Um fogaréu feito de pedaços de galhos secos da goiabeira e palhas da bananeira. Querosene para tocar fogo e uma vara longa pra mexer as castanhas que papocariam "leite" e um magote de criança pinotando.

 

Despelicar é um verbo inventado em Chorozinho e no Porangabuçu, bairro pretensioso contra o português boçal

 

Depois, com as castanhas pretas de assadas, meu pai jogava areia no "flande" e as cobria por alguns minutos. Era para esfriá-las. Aí, começava a retirada da casca grossa e o "despelicamento" do miolo.

Despelicar é um verbo inventado em Chorozinho e no Porangabuçu, bairro pretensioso contra o português boçal. É o mesmo que despelar. Tirar a pele fina que reveste a castanha e, se deixá-la, vira um amargor.

Comíamos a castanha assada no quintal mesmo, sentados em tijolos frios, no batente do terraço da cozinha ou em cima das raízes do pé da goiaba. Unhas pretas da tisna no pedúnculo, dentes encardidos e sopros para retirar algum grão de terra.

 

Era um acontecimento a euforia de apanhar caju, voltar com um saco cheio, cheirar o doce sendo feito e a casa toda tomada

 

Ir ao mangue colher caju é uma volta à criança. Sem nostalgias. Pai, talvez, não seja só abandono e relacionamento abusivo. Veio dele uma parte do existir. Quando nego, o caju trava na boca. A castanha queima tanto na trempe que vira carvão.

Era um acontecimento a euforia de apanhar caju, voltar com um saco cheio, cheirar o doce sendo feito e a casa toda tomada. Porém não bate com a falta do homem que, docemente, apresentou a fruta e, anos depois, sumiu.

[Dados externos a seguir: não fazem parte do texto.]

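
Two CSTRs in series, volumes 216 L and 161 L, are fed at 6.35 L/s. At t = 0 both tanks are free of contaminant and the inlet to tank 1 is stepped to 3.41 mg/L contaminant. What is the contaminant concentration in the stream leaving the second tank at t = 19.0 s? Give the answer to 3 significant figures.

Each tank obeys Vᵢ dCᵢ/dt = Q(Cᵢ₋₁ − Cᵢ), so τᵢ = Vᵢ/Q.
τ₁ = 216/6.35 = 34.016 s; τ₂ = 161/6.35 = 25.354 s.
Tank 1: C₁ = C_in(1 − e^(−t/τ₁)). Tank 2 (τ₁ ≠ τ₂): C₂ = C_in[1 − (τ₁ e^(−t/τ₁) − τ₂ e^(−t/τ₂))/(τ₁ − τ₂)].
At t = 19.0: e^(−t/τ₁) = 0.57203, e^(−t/τ₂) = 0.47266.
C₂ = 3.41·[1 − (34.016·0.57203 − 25.354·0.47266)/(8.6614)] = 3.41·0.13709 = 0.46747 mg/L.

0.467 mg/L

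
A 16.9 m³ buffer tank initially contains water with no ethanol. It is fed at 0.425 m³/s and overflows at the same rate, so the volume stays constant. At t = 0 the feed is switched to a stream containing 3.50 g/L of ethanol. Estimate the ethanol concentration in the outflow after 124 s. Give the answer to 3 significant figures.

3.35 g/L

Accumulation = in − out for the solute gives V dC/dt = Q(C_in − C).
So dC/dt = (C_in − C)/τ with τ = V/Q = 16.9/0.425 = 39.765 s.
This is linear first-order; C(t) = C_in + (C₀ − C_in) e^(−t/τ).
C(124) = 3.50 + (0 − 3.50)·e^(−124/39.765) = 3.50 + (-3.5000)·0.044230 = 3.3452 g/L.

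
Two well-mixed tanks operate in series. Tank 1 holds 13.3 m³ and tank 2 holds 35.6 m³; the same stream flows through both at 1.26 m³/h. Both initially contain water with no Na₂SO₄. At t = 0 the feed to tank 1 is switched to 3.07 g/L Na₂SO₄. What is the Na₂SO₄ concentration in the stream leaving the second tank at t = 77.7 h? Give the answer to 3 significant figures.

Time constants: τᵢ = Vᵢ/Q for each well-mixed tank.
τ₁ = 13.3/1.26 = 10.556 h; τ₂ = 35.6/1.26 = 28.254 h.
Solving the cascade with C₁(0)=C₂(0)=0 gives C₂(t) = C_in[1 − (τ₁ e^(−t/τ₁) − τ₂ e^(−t/τ₂))/(τ₁ − τ₂)].
At t = 77.7: e^(−t/τ₁) = 0.00063553, e^(−t/τ₂) = 0.063924.
C₂ = 3.07·[1 − (10.556·0.00063553 − 28.254·0.063924)/(-17.698)] = 3.07·0.89833 = 2.7579 g/L.

2.76 g/L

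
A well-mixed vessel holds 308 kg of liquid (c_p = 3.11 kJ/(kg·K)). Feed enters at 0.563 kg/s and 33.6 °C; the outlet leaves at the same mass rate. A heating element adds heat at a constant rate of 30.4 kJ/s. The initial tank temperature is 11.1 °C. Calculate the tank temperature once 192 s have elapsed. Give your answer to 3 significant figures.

M c_p dT/dt = ṁ c_p (T_in − T) + Q̇.
τ = M/ṁ = 547.07 s; T_ss = T_in + Q̇/(ṁ c_p) = 33.6 + 30.4/(0.563·3.11) = 50.962 °C.
This is linear first-order; T(t) = T_ss + (T₀ − T_ss) e^(−t/τ).
T(192) = 50.962 + (-39.862)·e^(−192/547.07) = 50.962 + (-39.862)·0.70401 = 22.899 °C.

22.9 °C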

O cajueiro, árvore das memórias, tenho vontade de abraçá-lo. Todos que encontro por aí. Agradecê-lo por ter concedido a graça de ser um amigo na infância, anjo da guarda cheio de passarinhos, bichos-de-pé, abelhas, esconderijo invisível.

 

Gosto dessa luz estourada da estação do caju, mais rugas no rosto, nuvens estiadas, ventania nos olhos e a memória da melhor performance de um pai

 

O tempo de caju é uma lembrança renovada pelos homens queimados pelo sol da primavera em Fortaleza, futurantes de esquinas. É temporada, também, dos pólens avoando e agoniando os espirros.

Gosto dessa luz estourada da estação do caju, mais rugas no rosto, nuvens estiadas, ventania nos olhos e a memória da melhor performance de um pai. Estive pensando nele. Não nos deixou um castelo, um shopping de herança, nenhuma pataca!

Contrário, muito nó nos pensamentos, padrões escrotos brigados para não repeti-los... É verdade, ele apresentou a árvore do cajueiro, a castanha, o cheiro da fumaça assando, o "leite" quente respingando na pele, a cajuína, o doce,...

Existirmos, talvez, seja também uma temporada do caju.